C'était là une solution d'économie et aussi de sagesse qui avait l'avantage de ne jamais distraire les yeux de ce que le texte énonçait. De nos jours il y a mieux à faire et on a souvent fait mieux. Nous ne pouvons pas nous étendre sur toutes les représentations décoratives que les oeuvres de Molière ont suscitées à la Comédie-Française. On se contentera d'en relever quelques-unes. Beaucoup d'innovations dans Dom Juanl' Avare, George Dandin... lesquelles dépouillaient ces oeuvres d'un conformisme poussiéreux. 

Toutes ces mises en scène ont mis au jour des éclairages psychologiques qui dévoilaient de nombreux aspects res­tés dans la pénombre. 

II y a eu aussi un Bourgeois gentilhomme avec un escalier en spirale (de Suzanne Lalique) qui s'est promené jusqu'en U.R.S.S.; il y a eu une spirituelle et approfondie mise en scène de Jean-Laurent Cochet pour le Malade imaginaire (décor de Marillier), tout à la fois actuelle et respectueuse; celle de Jean-Louis Barrault, à nouveau pour leBourgeois gentilhomme (sous le chapiteau des Tuileries) devenu plus ballet que comédie; et dernièrement celle de l'Ecole des femmes, signée Roussillon, dans un décor tournant de Le Marquet. 

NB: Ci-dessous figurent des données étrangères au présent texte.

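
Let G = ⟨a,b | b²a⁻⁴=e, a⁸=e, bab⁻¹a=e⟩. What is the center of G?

An element z ∈ Z(G) iff z commutes with every generator.
For example a⁴ is central: (a⁴)·a = a⁵ = a·(a⁴); (a⁴)·b = b⁻¹ = b·(a⁴).
Whereas a ∉ Z(G) since a·b = ab ≠ a³b⁻¹ = b·a.
Checking each of the 16 elements this way gives Z(G) = {e, a⁴}, of order 2.

Answer: {e, a⁴}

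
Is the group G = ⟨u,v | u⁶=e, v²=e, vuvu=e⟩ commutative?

u·v = uv but v·u = u⁵v, so u·v ≠ v·u and G is not abelian.

Answer: No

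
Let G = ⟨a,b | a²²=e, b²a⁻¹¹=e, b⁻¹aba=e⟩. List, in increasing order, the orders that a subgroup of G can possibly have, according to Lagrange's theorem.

|G| = 44 = 2² · 11. By Lagrange's theorem the order of any subgroup divides 44; the divisors of 44 are 1, 2, 4, 11, 22, 44.

Answer: 1, 2, 4, 11, 22, 44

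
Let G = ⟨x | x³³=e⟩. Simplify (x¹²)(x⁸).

Compute (x¹²) · (x⁸) by multiplying left to right and reducing via the relations at each step:
  (x¹²) · x⁸ = x²⁰

Answer: x²⁰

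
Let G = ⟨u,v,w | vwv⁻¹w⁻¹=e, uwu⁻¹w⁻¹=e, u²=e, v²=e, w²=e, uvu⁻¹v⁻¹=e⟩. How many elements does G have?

Enumerate words in the generators, reducing via the relations: the distinct elements are
  {e, u, v, w, uv, uw, vw, uvw}.
No further products give new elements, so |G| = 8.

Answer: 8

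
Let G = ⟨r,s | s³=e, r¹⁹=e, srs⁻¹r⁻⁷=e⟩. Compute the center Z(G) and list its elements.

An element z ∈ Z(G) iff z commutes with every generator.
For example e is central: e·r = r = r·e; e·s = s = s·e.
Whereas r ∉ Z(G) since r·s = rs ≠ r⁷s = s·r.
Checking each of the 57 elements this way gives Z(G) = {e}, of order 1.

Answer: {e}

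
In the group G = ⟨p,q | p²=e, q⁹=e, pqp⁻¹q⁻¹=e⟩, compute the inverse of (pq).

The order of (pq) is 18 (smallest k with (pq)ᵏ = e), so (pq)⁻¹ = (pq)¹⁷ = pq⁸.
Check: (pq) · (pq⁸) → (pq) · p = q;   q · q⁸ = e, giving e as required.

Answer: pq⁸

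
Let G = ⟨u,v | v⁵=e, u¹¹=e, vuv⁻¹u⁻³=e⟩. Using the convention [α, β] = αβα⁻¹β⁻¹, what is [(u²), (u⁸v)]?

[(u²), (u⁸v)] = (u²)·(u⁸v)·(u²)⁻¹·(u⁸v)⁻¹.
  (u²) · (u⁸v) = u¹⁰v
  (u¹⁰v) · (u⁹) = u⁴v
  (u⁴v) · (uv⁴) = u⁷

Answer: u⁷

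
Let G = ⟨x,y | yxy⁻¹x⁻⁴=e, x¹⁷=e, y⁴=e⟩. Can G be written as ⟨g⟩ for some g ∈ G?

Every cyclic group is abelian. But x·y = xy while y·x = x⁴y, so x·y ≠ y·x and G is not abelian. Hence G is not cyclic.

Answer: No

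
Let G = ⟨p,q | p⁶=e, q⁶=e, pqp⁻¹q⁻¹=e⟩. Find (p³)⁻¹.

The order of (p³) is 2 (smallest k with (p³)ᵏ = e), so (p³)⁻¹ = (p³)¹ = p³.
Check: (p³) · (p³) → (p³) · p³ = e, giving e as required.

Answer: p³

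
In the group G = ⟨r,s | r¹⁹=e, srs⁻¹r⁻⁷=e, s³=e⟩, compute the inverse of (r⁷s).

The order of (r⁷s) is 3 (smallest k with (r⁷s)ᵏ = e), so (r⁷s)⁻¹ = (r⁷s)² = r¹⁸s².
Check: (r⁷s) · (r¹⁸s²) → (r⁷s) · r¹⁸ = s;   s · s² = e, giving e as required.

Answer: r¹⁸s²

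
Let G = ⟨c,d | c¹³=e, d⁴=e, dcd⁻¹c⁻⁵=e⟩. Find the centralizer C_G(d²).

⟨d²⟩ ⊆ C_G(d²) since powers of d² commute with d²; so |C_G(d²)| ≥ |⟨d²⟩| = 2.
By orbit–stabilizer, |C_G(d²)| = |G| / |conj. class of d²| = 52 / 13 = 4.
The 4 elements commuting with d² are {e, d, d², d³}.

Answer: {e, d, d², d³}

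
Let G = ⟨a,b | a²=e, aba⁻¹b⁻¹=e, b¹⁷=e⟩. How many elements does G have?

Enumerate words in the generators, reducing via the relations: the distinct elements are
  {a, b, e, ab, b², b³, b⁴, b⁵, b⁶, b⁷, b⁸, b⁹, ab², ab³, ab⁴, ab⁵, ab⁶, ab⁷, ab⁸, ab⁹, b¹², b¹³, b¹¹, b¹⁰, b¹⁴, b¹⁵, b¹⁶, ab¹², ab¹³, ab¹¹, ab¹⁰, ab¹⁴, ab¹⁵, ab¹⁶}.
No further products give new elements, so |G| = 34.

Answer: 34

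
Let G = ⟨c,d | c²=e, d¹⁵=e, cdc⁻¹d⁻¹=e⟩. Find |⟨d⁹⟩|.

|⟨d⁹⟩| equals the order of d⁹. Compute successive powers until reaching e:
  (d⁹)¹ = d⁹, (d⁹)² = d³, (d⁹)³ = d¹², (d⁹)⁴ = d⁶, (d⁹)⁵ = e.
The smallest positive k with (d⁹)ᵏ = e is 5, so |⟨d⁹⟩| = 5.

Answer: 5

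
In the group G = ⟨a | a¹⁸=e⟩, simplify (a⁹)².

Compute successive powers of (a⁹), reducing at each step:
  (a⁹)²: (a⁹) · a⁹ = e

Answer: e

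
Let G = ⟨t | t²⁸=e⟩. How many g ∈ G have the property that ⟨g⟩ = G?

G is cyclic of order 28. An element generates G iff its order is 28, and a cyclic group of order 28 has exactly φ(28) = 12 such elements.

Answer: 12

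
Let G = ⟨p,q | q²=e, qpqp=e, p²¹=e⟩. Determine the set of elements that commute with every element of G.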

Le plus merveilleux dans tout cela c'est que le génie de Molière puisse supporter, sans faiblir, toutes les transpositions, même lorsque la fantaisie de quelques novateurs habille ses personnages en costumes de notre temps. II n'y a qu'un Molière au monde. 
 
   

André Boll, 
Secrétaire Général de l'Association internationale des Critiques Dramatiques
in Revue de la Comédie-Française, n°24 
(novembre 1973), p. 24-25.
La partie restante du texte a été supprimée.